The Task Force on Climate-Related Financial Disclosures (TCFD) has studied the risks associated with climate change and has categorized them as 1) physical risk or 2) transition risks, which stem from failing to take decisive action in the transition to a lower carbon economy.
Physical Risks
Climate change is also having an impact on the way construction companies design and build new structures. The increasing number and severity of weather events such as tornadoes and hurricanes, as well as chronic issues such as sea level rise, flooding, and wildfires, are disrupting supply chains, increasing the cost of building materials, and making it more difficult to complete construction projects on time.
Transition Risks
TCFD identified four different transition risks: policy and legal, market, technological, and reputational.
Policy and Legal Risks
The increase in severe weather events and climate-related issues are also causing municipalities, particularly those in vulnerable areas, to make building codes more stringent. Emissions reporting requirements are becoming stricter, as is the risk of litigation for failing to comply.
Market Risks
Customer behaviors and what they’re looking for in a structure are changing in response to climate change. Construction firms are having to pay more for materials that meet more stringent building codes and carbon reduction standards. And market uncertainties are making forecasting and estimating more difficult.
Technological Risks
New materials and products are being developed to lower greenhouse gas emissions and meet green construction requirements. Transitioning to lower emissions technology is increasing building costs.
Reputational Risks
Changing consumer preferences will dictate which construction firms are favored for green building projects. Construction companies may suffer reputational damage from stakeholders who find their carbon reduction efforts inadequate.

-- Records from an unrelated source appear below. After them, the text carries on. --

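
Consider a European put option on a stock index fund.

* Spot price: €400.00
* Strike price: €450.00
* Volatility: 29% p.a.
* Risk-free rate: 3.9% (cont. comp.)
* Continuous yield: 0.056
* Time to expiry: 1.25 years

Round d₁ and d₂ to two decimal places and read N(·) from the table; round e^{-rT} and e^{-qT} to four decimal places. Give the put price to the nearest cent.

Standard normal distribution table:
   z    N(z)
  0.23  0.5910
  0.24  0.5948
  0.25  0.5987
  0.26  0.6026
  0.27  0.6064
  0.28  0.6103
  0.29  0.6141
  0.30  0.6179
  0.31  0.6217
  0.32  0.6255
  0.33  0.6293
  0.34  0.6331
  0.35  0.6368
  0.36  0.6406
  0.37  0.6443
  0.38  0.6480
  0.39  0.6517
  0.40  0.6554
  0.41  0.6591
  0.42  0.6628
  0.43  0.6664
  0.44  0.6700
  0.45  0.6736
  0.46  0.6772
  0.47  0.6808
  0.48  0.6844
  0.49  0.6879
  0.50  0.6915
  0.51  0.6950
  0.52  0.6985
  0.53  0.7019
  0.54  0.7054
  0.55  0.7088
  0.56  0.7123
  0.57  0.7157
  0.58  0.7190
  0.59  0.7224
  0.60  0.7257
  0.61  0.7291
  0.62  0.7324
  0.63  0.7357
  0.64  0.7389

T = 1.25;  σ√T = 0.3242
ln(S/K) + (r − q + σ²/2)T = ln(400/450) + (0.039 − 0.056 + 0.29²/2)·1.25 = -0.1178 + 0.0313 = -0.0865
d₁ = -0.0865 / 0.3242 = -0.2667 → -0.27
d₂ = d₁ − σ√T = -0.2667 − 0.3242 = -0.5909 → -0.59
exp(−qT) = exp(−0.056·1.25) = 0.9324;  exp(−rT) = exp(−0.039·1.25) = 0.9524
N(−d₂) = N(0.59) = 0.7224;  N(−d₁) = N(0.27) = 0.6064
P = 450·0.9524·0.7224 − 400·0.9324·0.6064 = 309.6062 − 226.1629 = 83.4432

€83.44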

Reputational damage and a general view of the construction industry as culpable for carbon emissions can threaten a construction company’s ability to secure financing.
Key Climate Change Challenges for The Construction Industry
In 2022, 80% of investors say that climate change is entering into their capital allocation plans. And the percentage of investors stating that climate change is a significant factor in making investment decisions jumped from 31% in 2021 to 75% in 2022. They expect the companies they invest in to disclose their climate-related metrics and accomplishments and demonstrate a strong connection between their response to climate change and their financial performance. These changing investor expectations present a challenge for project owners seeking financing for large construction projects, which ultimately impacts construction firms.
Additionally, many large, commercial project owners are publicly traded companies and will therefore be subject to a rule proposed by the SEC that is scheduled to go into effect at the end of 2023. The new rule will require companies listed on a stock exchange to disclose their physical and transition climate-related risks and their current emissions. Complying with this rule will require listed companies investing in the building sector to rely on contractors and subcontractors to furnish accurate information on embodied and operational carbon, waste generated during construction, and more.
With Challenges Come Opportunities
Another major challenge is the tightening of building codes and standards related to the mitigation of climate change. Many municipalities are following the lead of New York City and setting demanding targets for decreasing carbon emissions in both new construction and existing buildings. Older buildings will require upgrades, and landing new construction contracts will require contractors to employ green building practices.
Contractors that acquire these capabilities now will be in the best position to grow their business by retrofitting buildings with energy-efficient upgrades, putting up new buildings that meet strict environmental standards, and protecting themselves and their clients from the negative impacts of climate change. They also will be regarded favorably by the surety bond guarantors they apply to for the necessary performance bonds.